Reason #3: Worn Out Plug Connection
If an outlet is only partially working (i.e. only one receptacle works), the cause may be a loose wire connection at a plug.
- Unplug any cords from the outlet and shut off the power at the breaker.
- Remove the cover plate and unscrew the receptacle.
- Look for any loose or burnt wires on the hot terminals (brass colored screws).
- If needed, remove each wire one at a time and reconnect them securely to the hot terminal, making sure they are making tight contact with no insulation showing beneath the screw.
Old vibrating appliances like vacuums can cause wires to loosen over time. Re-securing these connections should get both receptacles fully functional again.
Reason #4: Needs GFCI Protection
For outlets near water sources like kitchens, bathrooms and basements, the outlets should be connected to a GFCI (ground fault circuit interrupter). This safety device detects electric current leakage and shuts off power to prevent shocks.
If you have any dead outlets in these areas, it likely means:
- The outlet is connected to a standard breaker and needs to be upgraded to a GFCI outlet.
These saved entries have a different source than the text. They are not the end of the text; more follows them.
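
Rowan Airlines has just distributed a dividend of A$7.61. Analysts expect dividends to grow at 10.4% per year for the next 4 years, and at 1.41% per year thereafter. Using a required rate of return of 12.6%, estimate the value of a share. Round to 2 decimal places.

A$92.71

Two-stage DDM. Project D₁…D_4 at 0.104, terminal growth 0.0141, discount at r = 0.126.
D_1 = 8.4014
D_2 = 9.2752
D_3 = 10.2398
D_4 = 11.3047
Terminal value at t=4: TV = D_5/(r−g) = 11.4641/(0.126−0.0141) = 102.4499
P₀ = 8.4014/(1+0.126)^1 + 9.2752/(1+0.126)^2 + 10.2398/(1+0.126)^3 + 11.3047/(1+0.126)^4 + 102.4499/(1+0.126)^4 = 92.7140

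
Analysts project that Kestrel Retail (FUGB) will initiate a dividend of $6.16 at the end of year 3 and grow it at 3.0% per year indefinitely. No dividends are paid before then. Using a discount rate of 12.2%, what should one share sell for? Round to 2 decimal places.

Deferred-dividend DDM. At t=2 the remaining stream is a growing perpetuity with first payment D_3 = 6.16.
V_2 = D_3/(r−g) = 6.16/(0.122−0.03) = 66.9565
P₀ = V_2/(1+r)^2 = 66.9565/(1+0.122)^2 = 53.1872

$53.19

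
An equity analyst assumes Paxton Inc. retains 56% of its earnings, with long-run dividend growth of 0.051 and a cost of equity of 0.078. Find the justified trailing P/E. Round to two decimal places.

Payout ratio b = 1 − 0.56 = 0.44.
Justified trailing P/E = b(1+g)/(r−g) = 0.44×(1+0.051)/(0.078−0.051) = 17.1274

17.13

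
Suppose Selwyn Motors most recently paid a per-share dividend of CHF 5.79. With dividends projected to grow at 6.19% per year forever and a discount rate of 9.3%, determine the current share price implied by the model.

Gordon growth model: P₀ = D₁/(r − g). D₁ = 5.79 × (1 + 0.0619) = 6.1484.
P₀ = 6.1484 / (0.093 − 0.0619) = 6.1484 / 0.0311 = 197.6978

CHF 197.70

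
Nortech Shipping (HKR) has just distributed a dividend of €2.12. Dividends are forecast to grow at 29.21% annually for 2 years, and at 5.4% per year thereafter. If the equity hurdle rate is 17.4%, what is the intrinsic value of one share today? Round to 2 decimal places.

Two-stage DDM. Project D₁…D_2 at 0.2921, terminal growth 0.054, discount at r = 0.174.
D_1 = 2.7393
D_2 = 3.5394
Terminal value at t=2: TV = D_3/(r−g) = 3.7305/(0.174−0.054) = 31.0876
P₀ = 2.7393/(1+0.174)^1 + 3.5394/(1+0.174)^2 + 31.0876/(1+0.174)^2 = 27.4567

€27.46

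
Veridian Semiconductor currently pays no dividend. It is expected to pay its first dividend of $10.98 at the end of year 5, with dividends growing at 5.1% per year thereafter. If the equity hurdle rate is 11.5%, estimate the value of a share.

Deferred-dividend DDM. At t=4 the remaining stream is a growing perpetuity with first payment D_5 = 10.98.
V_4 = D_5/(r−g) = 10.98/(0.115−0.051) = 171.5625
P₀ = V_4/(1+r)^4 = 171.5625/(1+0.115)^4 = 111.0000

$111.00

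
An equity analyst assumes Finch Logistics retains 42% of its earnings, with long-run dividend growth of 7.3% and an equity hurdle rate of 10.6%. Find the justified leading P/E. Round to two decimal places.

17.58

Payout ratio b = 1 − 0.42 = 0.58.
Justified leading P/E = b/(r−g) = 0.58/(0.106−0.073) = 17.5758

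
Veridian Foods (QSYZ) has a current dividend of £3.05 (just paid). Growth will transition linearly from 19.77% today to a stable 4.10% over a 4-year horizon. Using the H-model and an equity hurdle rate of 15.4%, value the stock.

H-model: P₀ = D₀[(1+g_L) + H(g_S−g_L)]/(r−g_L), with H = 4/2 = 2.
P₀ = 3.05 × [(1+0.041) + 2×(0.1977−0.041)] / (0.154−0.041)
   = 3.05 × 1.3544 / 0.113 = 36.5568

£36.56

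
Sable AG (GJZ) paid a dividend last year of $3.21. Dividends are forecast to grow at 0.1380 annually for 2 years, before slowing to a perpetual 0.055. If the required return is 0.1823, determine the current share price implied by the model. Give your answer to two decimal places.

Two-stage DDM. Project D₁…D_2 at 0.138, terminal growth 0.055, discount at r = 0.1823.
D_1 = 3.6530
D_2 = 4.1571
Terminal value at t=2: TV = D_3/(r−g) = 4.3857/(0.1823−0.055) = 34.4519
P₀ = 3.6530/(1+0.1823)^1 + 4.1571/(1+0.1823)^2 + 34.4519/(1+0.1823)^2 = 30.7103

$30.71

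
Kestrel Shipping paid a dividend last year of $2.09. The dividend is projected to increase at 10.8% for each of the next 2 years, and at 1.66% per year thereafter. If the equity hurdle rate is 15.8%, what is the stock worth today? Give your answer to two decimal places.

$17.67

Two-stage DDM. Project D₁…D_2 at 0.108, terminal growth 0.0166, discount at r = 0.158.
D_1 = 2.3157
D_2 = 2.5658
Terminal value at t=2: TV = D_3/(r−g) = 2.6084/(0.158−0.0166) = 18.4470
P₀ = 2.3157/(1+0.158)^1 + 2.5658/(1+0.158)^2 + 18.4470/(1+0.158)^2 = 17.6697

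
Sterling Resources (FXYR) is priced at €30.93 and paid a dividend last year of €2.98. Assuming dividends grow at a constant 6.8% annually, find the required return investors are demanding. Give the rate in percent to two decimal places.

17.09%

Rearranging the constant-growth DDM: r = D₁/P₀ + g.
D₁ = 2.98 × (1 + 0.068) = 3.1826.
r = 3.1826 / 30.93 + 0.068 = 0.10290 + 0.068 = 0.17090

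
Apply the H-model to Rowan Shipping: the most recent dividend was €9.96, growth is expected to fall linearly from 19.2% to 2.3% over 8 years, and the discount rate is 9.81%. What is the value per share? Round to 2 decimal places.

€225.33

H-model: P₀ = D₀[(1+g_L) + H(g_S−g_L)]/(r−g_L), with H = 8/2 = 4.
P₀ = 9.96 × [(1+0.023) + 4×(0.192−0.023)] / (0.0981−0.023)
   = 9.96 × 1.6990 / 0.0751 = 225.3268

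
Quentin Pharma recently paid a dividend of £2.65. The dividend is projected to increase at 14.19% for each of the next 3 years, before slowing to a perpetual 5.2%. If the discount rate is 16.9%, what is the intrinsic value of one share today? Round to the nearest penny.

£29.80

Two-stage DDM. Project D₁…D_3 at 0.1419, terminal growth 0.052, discount at r = 0.169.
D_1 = 3.0260
D_2 = 3.4554
D_3 = 3.9458
Terminal value at t=3: TV = D_4/(r−g) = 4.1509/(0.169−0.052) = 35.4781
P₀ = 3.0260/(1+0.169)^1 + 3.4554/(1+0.169)^2 + 3.9458/(1+0.169)^3 + 35.4781/(1+0.169)^3 = 29.7954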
- Purchase a GFCI outlet and compatible cover plate.
- Shut off power and change out the outlet following the same process described in Reason #2 above.
- Press the "Test" button after installation to confirm protection is working.
Any standard outlets downstream from the new GFCI outlet will also have shock protection without needing to be replaced.
Reason #5: Wrong Bulb or Plug
Before assuming an outlet is broken, make sure you don't just have the wrong light bulb or plug.
To rule these out:
- Try plugging a different lamp or device into the outlet to see if it works.
- If you're trying to use a light fixture, ensure the bulb is good and screwed in properly. Test with a known good bulb.
- Avoid plugging small devices into outlets using electrical adapters, as these often result in loose connections.
If a different bulb or device works in the outlet, the issue was likely just an incompatible bulb or plug. The outlet itself is functioning normally.
While a dead electrical outlet can seem daunting, in most cases the repair is straightforward. Start by resetting any tripped breakers or GFCIs. If the outlet still isn't working, replace it if faulty or re-secure any loose wire connections. For safety near water sources, upgrade to a GFCI outlet when needed.
Doing a little electrical troubleshooting and DIY repairs can solve the problem without waiting and paying for an electrician. However, I always recommend caution when working with electrical wiring to avoid getting shocked.
I hope these tips help you get your electrical outlets back up and running! Let me know in the comments if you have any other outlet issues I didn't cover.